Das sind „ideale“ Einstellung (CPU, RAM, Speicherplatz) für deine VM
Es ist nicht einfach, pauschale Empfehlungen für deine VM-Instanz zu geben. Schließlich ist quasi jeder Computer anders aufgestellt und auch die Anwendungsgebiete und Erwartungen sind unterschiedlich.
In der Regel gebe ich meinen VM-Instanzen 50% meiner verfügbaren Systemleistung. Ich habe auch immer nur eine VM-Instanz laufen. Sollen bei dir mehrere parallel laufen, musst du entsprechend weniger Leistung zuweisen.
Konkret heißt das: Die VM-Instanz kann ruhig 4-8 GB RAM bekommen. Mehr ist besser. Auch die CPU-Kerne halbiere ich strikt – hier heißt es: Versuchen. Der Festplattenplatz basiert auf den Anforderungen. Probiere ich nur etwas mit der Standard-Installation herum, sind 20-30GB ausreichend. Sollen ein platzintesives Programm oder große Datenmengen problemlos laufen, sollten es entsprechend mehr sein.

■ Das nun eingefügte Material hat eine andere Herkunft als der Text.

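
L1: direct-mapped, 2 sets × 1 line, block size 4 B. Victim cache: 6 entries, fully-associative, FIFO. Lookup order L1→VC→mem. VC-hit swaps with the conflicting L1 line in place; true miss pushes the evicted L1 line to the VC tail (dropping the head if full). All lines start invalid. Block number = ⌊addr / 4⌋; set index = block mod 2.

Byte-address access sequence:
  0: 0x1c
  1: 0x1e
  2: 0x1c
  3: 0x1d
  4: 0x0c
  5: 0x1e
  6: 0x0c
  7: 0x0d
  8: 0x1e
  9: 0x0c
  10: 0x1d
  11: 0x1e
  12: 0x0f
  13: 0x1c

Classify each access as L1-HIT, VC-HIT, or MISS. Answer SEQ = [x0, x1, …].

#0 0x1c→b7/s1 MISS; vc=[]
#1 0x1e→b7/s1 L1-HIT; vc=[]
#2 0x1c→b7/s1 L1-HIT; vc=[]
#3 0x1d→b7/s1 L1-HIT; vc=[]
#4 0xc→b3/s1 MISS; vc=[7]
#5 0x1e→b7/s1 VC-HIT; vc=[3]
#6 0xc→b3/s1 VC-HIT; vc=[7]
#7 0xd→b3/s1 L1-HIT; vc=[7]
#8 0x1e→b7/s1 VC-HIT; vc=[3]
#9 0xc→b3/s1 VC-HIT; vc=[7]
#10 0x1d→b7/s1 VC-HIT; vc=[3]
#11 0x1e→b7/s1 L1-HIT; vc=[3]
#12 0xf→b3/s1 VC-HIT; vc=[7]
#13 0x1c→b7/s1 VC-HIT; vc=[3]

SEQ = [MISS, L1-HIT, L1-HIT, L1-HIT, MISS, VC-HIT, VC-HIT, L1-HIT, VC-HIT, VC-HIT, VC-HIT, L1-HIT, VC-HIT, VC-HIT]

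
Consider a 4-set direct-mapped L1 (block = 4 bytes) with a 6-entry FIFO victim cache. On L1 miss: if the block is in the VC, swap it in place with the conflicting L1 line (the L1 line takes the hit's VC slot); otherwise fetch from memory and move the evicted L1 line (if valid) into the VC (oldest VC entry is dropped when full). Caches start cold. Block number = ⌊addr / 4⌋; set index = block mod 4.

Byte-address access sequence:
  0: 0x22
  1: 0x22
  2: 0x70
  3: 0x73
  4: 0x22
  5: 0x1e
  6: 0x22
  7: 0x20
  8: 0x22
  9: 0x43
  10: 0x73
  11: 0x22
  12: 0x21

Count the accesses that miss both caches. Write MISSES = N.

#0 0x22→b8/s0 MISS; vc=[]
#1 0x22→b8/s0 L1-HIT; vc=[]
#2 0x70→b28/s0 MISS; vc=[8]
#3 0x73→b28/s0 L1-HIT; vc=[8]
#4 0x22→b8/s0 VC-HIT; vc=[28]
#5 0x1e→b7/s3 MISS; vc=[28]
#6 0x22→b8/s0 L1-HIT; vc=[28]
#7 0x20→b8/s0 L1-HIT; vc=[28]
#8 0x22→b8/s0 L1-HIT; vc=[28]
#9 0x43→b16/s0 MISS; vc=[28,8]
#10 0x73→b28/s0 VC-HIT; vc=[16,8]
#11 0x22→b8/s0 VC-HIT; vc=[16,28]
#12 0x21→b8/s0 L1-HIT; vc=[16,28]

MISSES = 4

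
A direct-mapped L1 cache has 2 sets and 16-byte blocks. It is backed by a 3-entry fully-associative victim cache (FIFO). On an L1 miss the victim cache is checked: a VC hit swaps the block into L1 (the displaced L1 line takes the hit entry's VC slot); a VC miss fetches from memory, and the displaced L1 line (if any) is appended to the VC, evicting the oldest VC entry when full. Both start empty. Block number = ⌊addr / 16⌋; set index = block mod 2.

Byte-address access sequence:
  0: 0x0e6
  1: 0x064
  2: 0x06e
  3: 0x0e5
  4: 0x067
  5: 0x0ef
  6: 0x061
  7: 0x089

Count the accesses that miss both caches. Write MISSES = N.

MISSES = 3

#0 0xe6→b14/s0 MISS; vc=[]
#1 0x64→b6/s0 MISS; vc=[14]
#2 0x6e→b6/s0 L1-HIT; vc=[14]
#3 0xe5→b14/s0 VC-HIT; vc=[6]
#4 0x67→b6/s0 VC-HIT; vc=[14]
#5 0xef→b14/s0 VC-HIT; vc=[6]
#6 0x61→b6/s0 VC-HIT; vc=[14]
#7 0x89→b8/s0 MISS; vc=[14,6]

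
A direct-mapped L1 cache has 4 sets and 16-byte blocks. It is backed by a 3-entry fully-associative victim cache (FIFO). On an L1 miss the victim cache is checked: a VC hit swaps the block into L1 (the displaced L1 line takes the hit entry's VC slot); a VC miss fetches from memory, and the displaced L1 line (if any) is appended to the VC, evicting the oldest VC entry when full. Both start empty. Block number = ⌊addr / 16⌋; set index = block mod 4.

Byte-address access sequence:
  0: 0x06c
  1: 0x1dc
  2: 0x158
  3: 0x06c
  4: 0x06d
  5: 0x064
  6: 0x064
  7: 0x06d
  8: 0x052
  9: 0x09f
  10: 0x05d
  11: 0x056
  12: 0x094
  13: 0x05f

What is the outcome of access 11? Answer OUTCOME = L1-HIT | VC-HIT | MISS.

0: 0x6c (blk 6, set 2) → MISS  vc=[]
1: 0x1dc (blk 29, set 1) → MISS  vc=[]
2: 0x158 (blk 21, set 1) → MISS  vc=[29]
3: 0x6c (blk 6, set 2) → L1-HIT  vc=[29]
4: 0x6d (blk 6, set 2) → L1-HIT  vc=[29]
5: 0x64 (blk 6, set 2) → L1-HIT  vc=[29]
6: 0x64 (blk 6, set 2) → L1-HIT  vc=[29]
7: 0x6d (blk 6, set 2) → L1-HIT  vc=[29]
8: 0x52 (blk 5, set 1) → MISS  vc=[29, 21]
9: 0x9f (blk 9, set 1) → MISS  vc=[29, 21, 5]
10: 0x5d (blk 5, set 1) → VC-HIT  vc=[29, 21, 9]
11: 0x56 (blk 5, set 1) → L1-HIT  vc=[29, 21, 9]
12: 0x94 (blk 9, set 1) → VC-HIT  vc=[29, 21, 5]
13: 0x5f (blk 5, set 1) → VC-HIT  vc=[29, 21, 9]

OUTCOME = L1-HIT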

Merke: Ein Linux braucht meist zwischen 1 und 5 GB Speicherplatz nach der Installation. Windows und macOS bedeutend mehr (IIRC 20GB+). Überprüfe das vorher.
Ein System mit LXQT-Desktop kann auf einer Kartoffel laufen. KDE oder GNOME brauchen von Haus aus mehr. Ubuntu ist aktuell von den Grundanforderungen am höchsten. Geht trotzdem in der VM, vielleicht sind andere Systeme aber besser geeignet.

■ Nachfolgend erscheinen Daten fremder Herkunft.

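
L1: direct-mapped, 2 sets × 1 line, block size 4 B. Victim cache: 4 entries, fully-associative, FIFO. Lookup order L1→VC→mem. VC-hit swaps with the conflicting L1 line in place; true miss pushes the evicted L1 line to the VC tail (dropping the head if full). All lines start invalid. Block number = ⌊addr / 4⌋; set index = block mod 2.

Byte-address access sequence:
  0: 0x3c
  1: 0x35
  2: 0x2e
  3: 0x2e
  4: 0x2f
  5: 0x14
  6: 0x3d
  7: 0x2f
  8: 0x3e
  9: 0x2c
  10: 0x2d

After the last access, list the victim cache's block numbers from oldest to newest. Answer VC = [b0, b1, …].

0: 0x3c (blk 15, set 1) → MISS  vc=[]
1: 0x35 (blk 13, set 1) → MISS  vc=[15]
2: 0x2e (blk 11, set 1) → MISS  vc=[15, 13]
3: 0x2e (blk 11, set 1) → L1-HIT  vc=[15, 13]
4: 0x2f (blk 11, set 1) → L1-HIT  vc=[15, 13]
5: 0x14 (blk 5, set 1) → MISS  vc=[15, 13, 11]
6: 0x3d (blk 15, set 1) → VC-HIT  vc=[5, 13, 11]
7: 0x2f (blk 11, set 1) → VC-HIT  vc=[5, 13, 15]
8: 0x3e (blk 15, set 1) → VC-HIT  vc=[5, 13, 11]
9: 0x2c (blk 11, set 1) → VC-HIT  vc=[5, 13, 15]
10: 0x2d (blk 11, set 1) → L1-HIT  vc=[5, 13, 15]

VC = [5, 13, 15]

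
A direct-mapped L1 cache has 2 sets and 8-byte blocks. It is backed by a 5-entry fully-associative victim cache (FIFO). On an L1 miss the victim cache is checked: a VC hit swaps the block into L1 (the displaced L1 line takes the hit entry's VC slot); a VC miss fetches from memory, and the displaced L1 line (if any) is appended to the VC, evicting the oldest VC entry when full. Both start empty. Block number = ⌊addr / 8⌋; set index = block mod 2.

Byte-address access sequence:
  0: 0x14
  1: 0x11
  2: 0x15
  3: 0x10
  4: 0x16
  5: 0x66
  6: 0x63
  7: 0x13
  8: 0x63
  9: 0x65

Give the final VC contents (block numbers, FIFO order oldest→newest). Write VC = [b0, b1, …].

VC = [2]

0: 0x14 (blk 2, set 0) → MISS  vc=[]
1: 0x11 (blk 2, set 0) → L1-HIT  vc=[]
2: 0x15 (blk 2, set 0) → L1-HIT  vc=[]
3: 0x10 (blk 2, set 0) → L1-HIT  vc=[]
4: 0x16 (blk 2, set 0) → L1-HIT  vc=[]
5: 0x66 (blk 12, set 0) → MISS  vc=[2]
6: 0x63 (blk 12, set 0) → L1-HIT  vc=[2]
7: 0x13 (blk 2, set 0) → VC-HIT  vc=[12]
8: 0x63 (blk 12, set 0) → VC-HIT  vc=[2]
9: 0x65 (blk 12, set 0) → L1-HIT  vc=[2]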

Wenn du nicht genau weißt, was dein System verbaut hat, schau‘ hier bei deinem System nach:
- macOS: Apfel-Menü -> Über diesen Mac -> Mehr Info -> System Report
- Windows: Rechtsklick auf Datei-Explorer bzw. „Computer“ -> Eigenschaften
- Linux:
- Terminal (universal) ->
lscpufür CPU,free -mfür RAM,lsblkfür Festplatte - Gnome -> System / About
- KDE -> KInfoCenter
- Terminal (universal) ->
Im Zweifel lass einfach die Voreinstellungen, die das VM-Programm für dich auswählt.

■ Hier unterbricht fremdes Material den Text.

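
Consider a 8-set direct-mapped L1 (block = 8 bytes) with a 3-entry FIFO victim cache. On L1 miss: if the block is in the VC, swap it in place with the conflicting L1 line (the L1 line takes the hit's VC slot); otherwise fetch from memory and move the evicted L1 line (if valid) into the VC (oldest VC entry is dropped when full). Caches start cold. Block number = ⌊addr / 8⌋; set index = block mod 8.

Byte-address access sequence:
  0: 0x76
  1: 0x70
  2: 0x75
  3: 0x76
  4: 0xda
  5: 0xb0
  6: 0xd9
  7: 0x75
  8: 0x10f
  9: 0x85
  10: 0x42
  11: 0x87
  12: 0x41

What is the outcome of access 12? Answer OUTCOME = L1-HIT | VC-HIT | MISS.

0: 0x76 (blk 14, set 6) → MISS  vc=[]
1: 0x70 (blk 14, set 6) → L1-HIT  vc=[]
2: 0x75 (blk 14, set 6) → L1-HIT  vc=[]
3: 0x76 (blk 14, set 6) → L1-HIT  vc=[]
4: 0xda (blk 27, set 3) → MISS  vc=[]
5: 0xb0 (blk 22, set 6) → MISS  vc=[14]
6: 0xd9 (blk 27, set 3) → L1-HIT  vc=[14]
7: 0x75 (blk 14, set 6) → VC-HIT  vc=[22]
8: 0x10f (blk 33, set 1) → MISS  vc=[22]
9: 0x85 (blk 16, set 0) → MISS  vc=[22]
10: 0x42 (blk 8, set 0) → MISS  vc=[22, 16]
11: 0x87 (blk 16, set 0) → VC-HIT  vc=[22, 8]
12: 0x41 (blk 8, set 0) → VC-HIT  vc=[22, 16]

OUTCOME = VC-HIT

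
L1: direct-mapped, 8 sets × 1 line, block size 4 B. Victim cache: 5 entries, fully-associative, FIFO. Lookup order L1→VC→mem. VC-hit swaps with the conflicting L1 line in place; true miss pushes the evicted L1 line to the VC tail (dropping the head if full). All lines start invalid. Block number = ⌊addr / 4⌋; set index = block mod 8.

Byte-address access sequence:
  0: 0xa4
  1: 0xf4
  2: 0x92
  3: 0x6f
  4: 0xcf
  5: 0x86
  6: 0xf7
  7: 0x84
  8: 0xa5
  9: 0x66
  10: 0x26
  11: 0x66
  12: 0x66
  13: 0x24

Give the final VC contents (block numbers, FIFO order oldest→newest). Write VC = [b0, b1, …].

0: 0xa4 (blk 41, set 1) → MISS  vc=[]
1: 0xf4 (blk 61, set 5) → MISS  vc=[]
2: 0x92 (blk 36, set 4) → MISS  vc=[]
3: 0x6f (blk 27, set 3) → MISS  vc=[]
4: 0xcf (blk 51, set 3) → MISS  vc=[27]
5: 0x86 (blk 33, set 1) → MISS  vc=[27, 41]
6: 0xf7 (blk 61, set 5) → L1-HIT  vc=[27, 41]
7: 0x84 (blk 33, set 1) → L1-HIT  vc=[27, 41]
8: 0xa5 (blk 41, set 1) → VC-HIT  vc=[27, 33]
9: 0x66 (blk 25, set 1) → MISS  vc=[27, 33, 41]
10: 0x26 (blk 9, set 1) → MISS  vc=[27, 33, 41, 25]
11: 0x66 (blk 25, set 1) → VC-HIT  vc=[27, 33, 41, 9]
12: 0x66 (blk 25, set 1) → L1-HIT  vc=[27, 33, 41, 9]
13: 0x24 (blk 9, set 1) → VC-HIT  vc=[27, 33, 41, 25]

VC = [27, 33, 41, 25]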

Linux-Distributionen für deine Virtuelle Maschine
Prinzipiell gehen alls Distributionen.
Linux ist oft weniger anspruchsvoll als ein macOS oder Windows 11. Es kommt aber oft auf das Desktop Environment an. Mit KDE oder Gnome ist Linux auf moderneren Systemen problemlos in der VM einsetzbar. Vielleicht gibt es bei Animationen kurze Grafikfehler oder Ruckler. Wichtig ist, dass du weißt, dass das sehr wahrscheinlich an der VM liegt. Wäre Linux auf dem Hauptsystem direkt installiert, gäbe es diese Fehler vermutlich nicht. Distributionen mit XFCE, LxQt oder noch reduziertere DEs wie OpenBox laufen dann auch auf eher schwächeren Systemen auch in der VM etwas runder.
Du hast also die freie Wahl – hier eine kleine Liste mit Distributionen und ihren Standard-Desktops (die wie immer veränderbar ist):
- Debian (Gnome)
- Fedora Workstation (Gnome)
- Kubuntu (KDE)
- Linux Mint (Cinnamon)
- EndeavourOS (XFCE)
- MX Linux (XFCE/OpenBox)
- Archbang (OpenBox)
- (hier deine Distro einsetzen)
Wenn du eine Linux VM via UTM (macOS) einrichtest, denke daran, dass du eine ARM64-Variante vom Linux suchst. Nur so läuft es auf den aktuellen Modellen von Apple (ab M1).
Fazit
Linux und VM sind eine gute Kombination, um herumzuprobieren. Vielleicht auch, um das eine oder andere Programm auszuführen, dass es nur für Windows oder macOS gibt. Die Leistung in der VM ist stark von deinem Haupsystem abhängig. Du musst herausfinden, ob es für dich ein guter Ansatz ist. Oder ob Geschichten wie WINE oder WinBoat bessere Alternativen sind, wenn du gar nicht auf das Programm verzichten kannst.